Lacroix has been missing from the design circuit since 2009, when his namesake label -- once famous for its flair for fine prints and Edwardian-era romance -- faced liquidation. He’s since channeled his colorful talents towards designing a paper goods line and creating costumes for ballet repertoires across Europe.
Lacroix was careful to tell Menkes of his Schiaparelli project: “It is not a return to fashion. I am not going to be at the heart of the house, nor will I give a catwalk show. It is simply the idea of revisiting her collections.” Menkes’s colleague Cathy Horyn reports that Lacroix will debut the collection on July 15 during Paris’s Haute Couture Fashion Week.
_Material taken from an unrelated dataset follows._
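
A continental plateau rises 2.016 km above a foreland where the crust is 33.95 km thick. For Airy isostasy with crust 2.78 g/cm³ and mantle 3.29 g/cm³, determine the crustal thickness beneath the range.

47 km

Root depth r = h ρ_c / (ρ_m − ρ_c) = 2.016 km × 2.78 / 0.51 = 10.99 km.
Total thickness = T + h + r = 33.95 km + 2.016 km + 10.99 km = 47 km.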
Schiaparelli’s owner, Tod’s magnate Diego Della Valle (who purchased the dormant brand in 2006), says that Lacroix’s couture installment is, in Menkes’s words, “part of a three-step process involving different designers.” Though more details were not provided, the collaborative program seems to mimic Versace’s new concept for Versus, which employs a new guest designer every few seasons. Menkes writes that Della Valle feels that “using a variety of designers rather than one ‘name’ is part of a general view today that it is the brand, not the person who interprets it, that is king.” However, announcement of an umbrella artistic director and accessories designer are expected soon.
In the meantime, Lacroix has already offered a glimpse of his concept for the Schiaparelli collection: “I am fascinated most of all by what people talk of least when they speak of her work. It is brought down too a caricature, forgetting her eccentricity, her innovative fabrics, even a certain sense of purity. That is what I want to find again.”